If you will follow where he leads, he will lead you on from virtue to
deeper, truer virtue; he will lead you on to fountains of sweeter joy.
It may be through the vale of sorrow; but never fear nor distrust, and
you will find your joy rising higher in the cup. If you will follow, he
will lead you from peace on to broader, deeper rivers of peace. It may
be through angry billows and past rough rocks; but if you trust him and
follow on, he will bring you to yet calmer and more peaceful waters. If
you will stay in his presence, he will impart unto you his own lovely
character, and you will grow up into a holier life, into sweeter
fellowship with God, into richer beauty and greater usefulness.

He will sometimes call you where the flowers are blooming and sweet
fragrance fills the air, where the birds sing sweetly and the zephyrs
blow gently; he will lead you along the rippling streams, and delight
your soul with the music of the wave; he will lead you through the shady
glens and leafy bowers,--until your soul will sing, "Is not this the
land of Beulah?" But he may sometimes lead you through the desert, or
over the rugged mountain, or across the stormy seas; he may lead you
away from all that is dear to your heart; he may lead you into paths
where the shadows lie deep, and thorns spring up on every side. He will
lead you on to duties that may oftentimes seem too hard for you to do;
but this one thing I assure you in Jesus' name: he will never call you
to a duty or a sacrifice but that will prove a blessing to your soul and
enrich you in his grace. You must follow on.

To get the sweetness out of your life, he may sometimes bruise you.
There are flowers that emit but little fragrance until they are bruised.
Many trials, no doubt, are awaiting you; but do not live them until you
get to them, then his grace will be sufficient for you.

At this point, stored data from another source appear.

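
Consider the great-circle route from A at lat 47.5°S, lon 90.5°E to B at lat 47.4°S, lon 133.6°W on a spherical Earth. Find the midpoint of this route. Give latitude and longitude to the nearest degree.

Convert each endpoint to a unit vector on the sphere (x = cos φ cos λ, y = cos φ sin λ, z = sin φ).
The central angle between the endpoints is δ = arccos(p₁·p₂) ≈ 1.355 rad (77.6°).
Interpolate at f = 1/2 with slerp weights a = sin((1−f)δ)/sin δ ≈ 0.642, b = sin(fδ)/sin δ ≈ 0.642.
p = a·p₁ + b·p₂ ≈ (-0.303, 0.119, -0.945); φ = arcsin(p_z) ≈ -70.99°, λ = atan2(p_y, p_x) ≈ 158.58°.

≈ lat 71°S, lon 159°E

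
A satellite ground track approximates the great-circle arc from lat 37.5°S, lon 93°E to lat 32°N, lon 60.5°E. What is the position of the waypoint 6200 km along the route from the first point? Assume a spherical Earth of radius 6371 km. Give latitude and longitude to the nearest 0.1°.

Write both endpoints as unit vectors p₁, p₂ with components (cos φ cos λ, cos φ sin λ, sin φ).
The central angle between the endpoints is δ = arccos(p₁·p₂) ≈ 1.323 rad (75.8°). The total great-circle distance is δ·R ≈ 1.323 × 6371 ≈ 8432 km, so the target fraction is f = 6200/8432 ≈ 0.735.
Interpolate at f ≈ 0.735 with slerp weights a = sin((1−f)δ)/sin δ ≈ 0.354, b = sin(fδ)/sin δ ≈ 0.853.
p = a·p₁ + b·p₂ ≈ (0.341, 0.910, 0.236); φ = arcsin(p_z) ≈ 13.67°, λ = atan2(p_y, p_x) ≈ 69.43°.

≈ lat 13.7°N, lon 69.4°E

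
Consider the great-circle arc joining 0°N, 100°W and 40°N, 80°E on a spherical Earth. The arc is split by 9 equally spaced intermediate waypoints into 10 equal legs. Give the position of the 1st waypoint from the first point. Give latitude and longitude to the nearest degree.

From cos δ = sin φ₁ sin φ₂ + cos φ₁ cos φ₂ cos Δλ, the central angle is δ ≈ 2.443 rad (140.0°).
Interpolate at f = 1/10 with slerp weights a = sin((1−f)δ)/sin δ ≈ 1.259, b = sin(fδ)/sin δ ≈ 0.376.
p = a·p₁ + b·p₂ ≈ (-0.168, -0.956, 0.242); φ = arcsin(p_z) ≈ 14.00°, λ = atan2(p_y, p_x) ≈ -100.00°.

≈ 14°N, 100°W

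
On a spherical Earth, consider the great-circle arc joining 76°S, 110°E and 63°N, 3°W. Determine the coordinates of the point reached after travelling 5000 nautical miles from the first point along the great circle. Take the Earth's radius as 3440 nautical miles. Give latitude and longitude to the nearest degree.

≈ 5°S, 27°E

Write both endpoints as unit vectors p₁, p₂ with components (cos φ cos λ, cos φ sin λ, sin φ).
The central angle between the endpoints is δ = arccos(p₁·p₂) ≈ 2.708 rad (155.2°). The total great-circle distance is δ·R ≈ 2.708 × 3440 ≈ 9315 nmi, so the target fraction is f = 5000/9315 ≈ 0.537.
Interpolate at f ≈ 0.537 with slerp weights a = sin((1−f)δ)/sin δ ≈ 2.262, b = sin(fδ)/sin δ ≈ 2.364.
p = a·p₁ + b·p₂ ≈ (0.884, 0.458, -0.089); φ = arcsin(p_z) ≈ -5.09°, λ = atan2(p_y, p_x) ≈ 27.38°.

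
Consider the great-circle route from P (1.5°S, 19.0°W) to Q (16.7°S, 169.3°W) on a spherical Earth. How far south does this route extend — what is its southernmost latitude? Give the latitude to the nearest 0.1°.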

In closing, I beseech you from the fulness of my heart to follow Jesus
all the way. Let nothing turn you back. Never mind the storms and cruel
winds. What if the thorns prick your feet? they pierced his brow. What
if the duties do seem hard and the way seems weary? Follow on, linger in
his presence, breathe in of his fulness, live in humble submission,
never murmur but in every sorrow draw the closer to him, never falter,
labor on, and you will find joys in every sorrow, blessings in every
sacrifice, and delights in every duty. He will perfume your life with
the odor of heaven and make you a blessing on earth to man. He will make
your life a well of water where many a weary traveler may drink and
thirst no more; he will make it a tree of life where they may eat and
hunger no more. And when life is done he will bring you with all your
golden sheaves through the gates of glory into the haven of eternal
rest, where I hope to meet you. With this, I will say farewell.